MX lookup for n0.lt. returns mx.n0.lt.
n0.lt. 269 IN MX 10 mx.n0.lt.
The CNAME comes from A and AAAA lookups on mx.n0.lt. That's my understanding
of how DNS works. If you look up a record, and there's a CNAME for it, you
get the CNAME then the record for the alias (if trusted, else the onus is
on you to rerun the query). If you look up a record and it exists, you get
it. Whether the name is another hostname, and that hostname has a CNAME
alias, that's not the road that's been traveled, yet.
Selecting an MX target host is regulated in a different RFC, namely and
specifically in <URL:https://tools.ietf.org/html/rfc5321#section-5.1>RFC
I don't see this as an MX selection issue but as an STS validation issue. My
stack agrees that the STS policy is valid.
$ testmxlookup --dnssec n0.lt
Relay: mx.n0.lt, Priority: 10, Address: ::ffff:184.108.40.206 (DNSSEC)
Relay: mx.n0.lt, Priority: 10, Address: 2a03:b0c0:2:d0::d1b:a001 (DNSSEC)
CNAME here involves the resolution of the mx.n0.lt hostname. The n0.lt
resolves to mx.n0.lt. Everything here passes my interpretation of STS
As advised by one of the authors of RFC 8461, I'm reaching out to the IETF
SMTP list for your opinions, namely if MTA-STS, in theory, should fail to
validate if an MX points to a CNAME.
I see nothing in RFC 8461 that seems to disallow it. In fact, this statement
seems rather unambiguous to me:
4.1. MX Host Validation
A receiving candidate MX host is valid according to an applied MTA-
STS Policy if the MX record name matches one or more of the "mx"
fields in the applied policy. Matching is identical to the rules
given in [RFC6125],
The "MX" record here is:
n0.lt. 300 IN MX 10 mx.n0.lt.
That's the DNS record.
And it squares up with the policy file.
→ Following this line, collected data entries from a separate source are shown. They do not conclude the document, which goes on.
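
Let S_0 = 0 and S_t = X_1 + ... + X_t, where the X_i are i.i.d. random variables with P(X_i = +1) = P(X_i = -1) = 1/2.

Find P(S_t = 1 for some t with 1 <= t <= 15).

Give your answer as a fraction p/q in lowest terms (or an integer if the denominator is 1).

Count via complement. Let g(t,s) = #length-t paths at position s with S_1..S_t all ≠ 1.
g(t,s) = g(t-1,s-1) + g(t-1,s+1) for s ≠ 1; g(t,1) = 0.
t=0: g(0,0)=1
t=1: g(1,-1)=1
t=2: g(2,-2)=1 g(2,0)=1
t=3: g(3,-3)=1 g(3,-1)=2
t=4: g(4,-4)=1 g(4,-2)=3 g(4,0)=2
t=5: g(5,-5)=1 g(5,-3)=4 g(5,-1)=5
t=6: g(6,-6)=1 g(6,-4)=5 g(6,-2)=9 g(6,0)=5
t=7: g(7,-7)=1 g(7,-5)=6 g(7,-3)=14 g(7,-1)=14
t=8: g(8,-8)=1 g(8,-6)=7 g(8,-4)=20 g(8,-2)=28 g(8,0)=14
t=9: g(9,-9)=1 g(9,-7)=8 g(9,-5)=27 g(9,-3)=48 g(9,-1)=42
t=10: g(10,-10)=1 g(10,-8)=9 g(10,-6)=35 g(10,-4)=75 g(10,-2)=90 g(10,0)=42
t=11: g(11,-11)=1 g(11,-9)=10 g(11,-7)=44 g(11,-5)=110 g(11,-3)=165 g(11,-1)=132
t=12: g(12,-12)=1 g(12,-10)=11 g(12,-8)=54 g(12,-6)=154 g(12,-4)=275 g(12,-2)=297 g(12,0)=132
t=13: g(13,-13)=1 g(13,-11)=12 g(13,-9)=65 g(13,-7)=208 g(13,-5)=429 g(13,-3)=572 g(13,-1)=429
t=14: g(14,-14)=1 g(14,-12)=13 g(14,-10)=77 g(14,-8)=273 g(14,-6)=637 g(14,-4)=1001 g(14,-2)=1001 g(14,0)=429
t=15: g(15,-15)=1 g(15,-13)=14 g(15,-11)=90 g(15,-9)=350 g(15,-7)=910 g(15,-5)=1638 g(15,-3)=2002 g(15,-1)=1430
Paths never hitting 1: Σ_s g(15,s) = 6435
Paths hitting 1: 2^15 - 6435 = 26333
P = 26333/32768 = 26333/32768

Answer: 26333/32768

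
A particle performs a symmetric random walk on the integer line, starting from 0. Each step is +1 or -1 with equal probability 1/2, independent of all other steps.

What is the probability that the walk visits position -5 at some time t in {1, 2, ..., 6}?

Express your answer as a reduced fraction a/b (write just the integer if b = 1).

Answer: 1/32

Derivation:
Count via complement. Let g(t,s) = #length-t paths at position s with S_1..S_t all ≠ -5.
g(t,s) = g(t-1,s-1) + g(t-1,s+1) for s ≠ -5; g(t,-5) = 0.
t=0: g(0,0)=1
t=1: g(1,-1)=1 g(1,1)=1
t=2: g(2,-2)=1 g(2,0)=2 g(2,2)=1
t=3: g(3,-3)=1 g(3,-1)=3 g(3,1)=3 g(3,3)=1
t=4: g(4,-4)=1 g(4,-2)=4 g(4,0)=6 g(4,2)=4 g(4,4)=1
t=5: g(5,-3)=5 g(5,-1)=10 g(5,1)=10 g(5,3)=5 g(5,5)=1
t=6: g(6,-4)=5 g(6,-2)=15 g(6,0)=20 g(6,2)=15 g(6,4)=6 g(6,6)=1
Paths never hitting -5: Σ_s g(6,s) = 62
Paths hitting -5: 2^6 - 62 = 2
P = 2/64 = 1/32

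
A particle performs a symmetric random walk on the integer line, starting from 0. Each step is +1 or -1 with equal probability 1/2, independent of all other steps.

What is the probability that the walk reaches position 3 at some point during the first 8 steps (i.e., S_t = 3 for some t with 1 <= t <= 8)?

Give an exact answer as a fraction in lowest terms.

Count via complement. Let g(t,s) = #length-t paths at position s with S_1..S_t all ≠ 3.
g(t,s) = g(t-1,s-1) + g(t-1,s+1) for s ≠ 3; g(t,3) = 0.
t=0: g(0,0)=1
t=1: g(1,-1)=1 g(1,1)=1
t=2: g(2,-2)=1 g(2,0)=2 g(2,2)=1
t=3: g(3,-3)=1 g(3,-1)=3 g(3,1)=3
t=4: g(4,-4)=1 g(4,-2)=4 g(4,0)=6 g(4,2)=3
t=5: g(5,-5)=1 g(5,-3)=5 g(5,-1)=10 g(5,1)=9
t=6: g(6,-6)=1 g(6,-4)=6 g(6,-2)=15 g(6,0)=19 g(6,2)=9
t=7: g(7,-7)=1 g(7,-5)=7 g(7,-3)=21 g(7,-1)=34 g(7,1)=28
t=8: g(8,-8)=1 g(8,-6)=8 g(8,-4)=28 g(8,-2)=55 g(8,0)=62 g(8,2)=28
Paths never hitting 3: Σ_s g(8,s) = 182
Paths hitting 3: 2^8 - 182 = 74
P = 74/256 = 37/128

Answer: 37/128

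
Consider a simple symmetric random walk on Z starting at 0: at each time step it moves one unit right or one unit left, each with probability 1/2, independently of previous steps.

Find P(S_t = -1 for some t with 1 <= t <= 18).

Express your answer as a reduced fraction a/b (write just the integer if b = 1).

Count via complement. Let g(t,s) = #length-t paths at position s with S_1..S_t all ≠ -1.
g(t,s) = g(t-1,s-1) + g(t-1,s+1) for s ≠ -1; g(t,-1) = 0.
t=0: g(0,0)=1
t=1: g(1,1)=1
t=2: g(2,0)=1 g(2,2)=1
t=3: g(3,1)=2 g(3,3)=1
t=4: g(4,0)=2 g(4,2)=3 g(4,4)=1
t=5: g(5,1)=5 g(5,3)=4 g(5,5)=1
t=6: g(6,0)=5 g(6,2)=9 g(6,4)=5 g(6,6)=1
t=7: g(7,1)=14 g(7,3)=14 g(7,5)=6 g(7,7)=1
t=8: g(8,0)=14 g(8,2)=28 g(8,4)=20 g(8,6)=7 g(8,8)=1
t=9: g(9,1)=42 g(9,3)=48 g(9,5)=27 g(9,7)=8 g(9,9)=1
t=10: g(10,0)=42 g(10,2)=90 g(10,4)=75 g(10,6)=35 g(10,8)=9 g(10,10)=1
t=11: g(11,1)=132 g(11,3)=165 g(11,5)=110 g(11,7)=44 g(11,9)=10 g(11,11)=1
t=12: g(12,0)=132 g(12,2)=297 g(12,4)=275 g(12,6)=154 g(12,8)=54 g(12,10)=11 g(12,12)=1
t=13: g(13,1)=429 g(13,3)=572 g(13,5)=429 g(13,7)=208 g(13,9)=65 g(13,11)=12 g(13,13)=1
t=14: g(14,0)=429 g(14,2)=1001 g(14,4)=1001 g(14,6)=637 g(14,8)=273 g(14,10)=77 g(14,12)=13 g(14,14)=1
t=15: g(15,1)=1430 g(15,3)=2002 g(15,5)=1638 g(15,7)=910 g(15,9)=350 g(15,11)=90 g(15,13)=14 g(15,15)=1
t=16: g(16,0)=1430 g(16,2)=3432 g(16,4)=3640 g(16,6)=2548 g(16,8)=1260 g(16,10)=440 g(16,12)=104 g(16,14)=15 g(16,16)=1
t=17: g(17,1)=4862 g(17,3)=7072 g(17,5)=6188 g(17,7)=3808 g(17,9)=1700 g(17,11)=544 g(17,13)=119 g(17,15)=16 g(17,17)=1
t=18: g(18,0)=4862 g(18,2)=11934 g(18,4)=13260 g(18,6)=9996 g(18,8)=5508 g(18,10)=2244 g(18,12)=663 g(18,14)=135 g(18,16)=17 g(18,18)=1
Paths never hitting -1: Σ_s g(18,s) = 48620
Paths hitting -1: 2^18 - 48620 = 213524
P = 213524/262144 = 53381/65536

Answer: 53381/65536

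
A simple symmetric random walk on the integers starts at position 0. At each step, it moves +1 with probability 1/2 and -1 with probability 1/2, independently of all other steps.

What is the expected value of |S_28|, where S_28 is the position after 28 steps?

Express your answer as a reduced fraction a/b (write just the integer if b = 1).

Answer: 35102025/8388608

Derivation:
S_28 takes values m ≡ 0 (mod 2) with |m| ≤ 28; P(S_28=m) = C(28,(28+m)/2)/2^28.
Total paths: 2^28 = 268435456
Distribution: P(S=-28)=1/268435456, P(S=-26)=28/268435456, P(S=-24)=378/268435456, P(S=-22)=3276/268435456, P(S=-20)=20475/268435456, P(S=-18)=98280/268435456, P(S=-16)=376740/268435456, P(S=-14)=1184040/268435456, P(S=-12)=3108105/268435456, P(S=-10)=6906900/268435456, P(S=-8)=13123110/268435456, P(S=-6)=21474180/268435456, P(S=-4)=30421755/268435456, P(S=-2)=37442160/268435456, P(S=0)=40116600/268435456, P(S=2)=37442160/268435456, P(S=4)=30421755/268435456, P(S=6)=21474180/268435456, P(S=8)=13123110/268435456, P(S=10)=6906900/268435456, P(S=12)=3108105/268435456, P(S=14)=1184040/268435456, P(S=16)=376740/268435456, P(S=18)=98280/268435456, P(S=20)=20475/268435456, P(S=22)=3276/268435456, P(S=24)=378/268435456, P(S=26)=28/268435456, P(S=28)=1/268435456
E[|S_28|] = Σ_m |m|·P(S_28=m) = 1123264800/268435456 = 35102025/8388608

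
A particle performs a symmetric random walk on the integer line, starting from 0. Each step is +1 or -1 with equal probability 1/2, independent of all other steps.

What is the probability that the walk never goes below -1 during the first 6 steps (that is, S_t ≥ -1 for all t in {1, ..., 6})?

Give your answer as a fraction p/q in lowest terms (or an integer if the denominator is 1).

Let f(t,s) = #length-t paths at position s with S_1..S_t all ≥ -1.
f(t,s) = f(t-1,s-1) + f(t-1,s+1) for s ≥ -1; f(t,s) = 0 for s < -1.
t=0: f(0,0)=1
t=1: f(1,-1)=1 f(1,1)=1
t=2: f(2,0)=2 f(2,2)=1
t=3: f(3,-1)=2 f(3,1)=3 f(3,3)=1
t=4: f(4,0)=5 f(4,2)=4 f(4,4)=1
t=5: f(5,-1)=5 f(5,1)=9 f(5,3)=5 f(5,5)=1
t=6: f(6,0)=14 f(6,2)=14 f(6,4)=6 f(6,6)=1
Σ_s f(6,s) = 35
P = 35/64 = 35/64

Answer: 35/64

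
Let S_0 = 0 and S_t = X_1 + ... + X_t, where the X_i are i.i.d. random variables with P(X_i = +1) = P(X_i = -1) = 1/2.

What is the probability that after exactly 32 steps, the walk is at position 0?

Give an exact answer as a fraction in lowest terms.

Answer: 300540195/2147483648

Derivation:
To return to 0 after 32 steps: need exactly 16 steps of +1 and 16 of -1.
Favorable paths: C(32,16) = 601080390
Total paths: 2^32 = 4294967296
P = 601080390/4294967296 = 300540195/2147483648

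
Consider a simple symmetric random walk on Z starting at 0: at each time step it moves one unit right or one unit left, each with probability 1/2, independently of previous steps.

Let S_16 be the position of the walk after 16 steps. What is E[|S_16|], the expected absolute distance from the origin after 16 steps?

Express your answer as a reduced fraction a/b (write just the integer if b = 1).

S_16 takes values m ≡ 0 (mod 2) with |m| ≤ 16; P(S_16=m) = C(16,(16+m)/2)/2^16.
Total paths: 2^16 = 65536
Distribution: P(S=-16)=1/65536, P(S=-14)=16/65536, P(S=-12)=120/65536, P(S=-10)=560/65536, P(S=-8)=1820/65536, P(S=-6)=4368/65536, P(S=-4)=8008/65536, P(S=-2)=11440/65536, P(S=0)=12870/65536, P(S=2)=11440/65536, P(S=4)=8008/65536, P(S=6)=4368/65536, P(S=8)=1820/65536, P(S=10)=560/65536, P(S=12)=120/65536, P(S=14)=16/65536, P(S=16)=1/65536
E[|S_16|] = Σ_m |m|·P(S_16=m) = 205920/65536 = 6435/2048

Answer: 6435/2048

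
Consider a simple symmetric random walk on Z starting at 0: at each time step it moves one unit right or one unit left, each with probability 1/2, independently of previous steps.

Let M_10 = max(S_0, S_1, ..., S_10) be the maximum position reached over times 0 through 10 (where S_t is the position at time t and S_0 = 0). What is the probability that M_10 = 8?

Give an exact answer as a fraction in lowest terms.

Answer: 5/512

Derivation:
Let M_10 = max(S_0,...,S_10). Use the reflection principle: for j ≥ 1, #{paths with M_10 ≥ j} = #{S_10 ≥ j} + #{S_10 ≥ j+1}.
By reflection, #{M_10 ≥ 8} = #{S_10 ≥ 8} + #{S_10 ≥ 9} = 11 + 1 = 12.
#{M_10 ≥ 9} = #{S_10 ≥ 9} + #{S_10 ≥ 10} = 1 + 1 = 2.
#{M_10 = 8} = 12 - 2 = 10.
P(M_10 = 8) = 10/1024 = 5/512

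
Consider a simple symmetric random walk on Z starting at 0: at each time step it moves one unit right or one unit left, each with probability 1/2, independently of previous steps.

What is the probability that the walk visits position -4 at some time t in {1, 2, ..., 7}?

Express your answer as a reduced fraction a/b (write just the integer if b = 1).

Count via complement. Let g(t,s) = #length-t paths at position s with S_1..S_t all ≠ -4.
g(t,s) = g(t-1,s-1) + g(t-1,s+1) for s ≠ -4; g(t,-4) = 0.
t=0: g(0,0)=1
t=1: g(1,-1)=1 g(1,1)=1
t=2: g(2,-2)=1 g(2,0)=2 g(2,2)=1
t=3: g(3,-3)=1 g(3,-1)=3 g(3,1)=3 g(3,3)=1
t=4: g(4,-2)=4 g(4,0)=6 g(4,2)=4 g(4,4)=1
t=5: g(5,-3)=4 g(5,-1)=10 g(5,1)=10 g(5,3)=5 g(5,5)=1
t=6: g(6,-2)=14 g(6,0)=20 g(6,2)=15 g(6,4)=6 g(6,6)=1
t=7: g(7,-3)=14 g(7,-1)=34 g(7,1)=35 g(7,3)=21 g(7,5)=7 g(7,7)=1
Paths never hitting -4: Σ_s g(7,s) = 112
Paths hitting -4: 2^7 - 112 = 16
P = 16/128 = 1/8

Answer: 1/8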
And the "Server Identify Check"
portion in rfc6125 seems to prohibit using CNAME aliases for hostname
2.4. Server Identity Check
During the TLS negotiation, the client MUST check its understanding
of the server hostname against the server's identity as presented in
the server Certificate message, in order to prevent man-in-the-middle
attacks. Matching is performed according to these rules:
o The client MUST use the server hostname it used to open the
connection as the value to compare against the server name as
expressed in the server certificate. The client MUST NOT use any
form of the server hostname derived from an insecure remote source
(e.g., insecure DNS lookup). CNAME canonicalization is not done.
This seems to be consistent with traditional certificate validation rules:
www.yahoo.com. 60 IN CNAME new-fp-shed.wg1.b.yahoo.com.
My browser is happy to load https://www.yahoo.com, and validate the
certificate for the CN of www.yahoo.com, instead of this alphabet soup.
An alternative interpretation here would have the result of the STS policy
file validating n0.lt, but a TLS connection will need to validate a
certificate for mx.n0.lt. In this case it wouldn't matter, the same cert
works for both, but that doesn't quite add together, for me.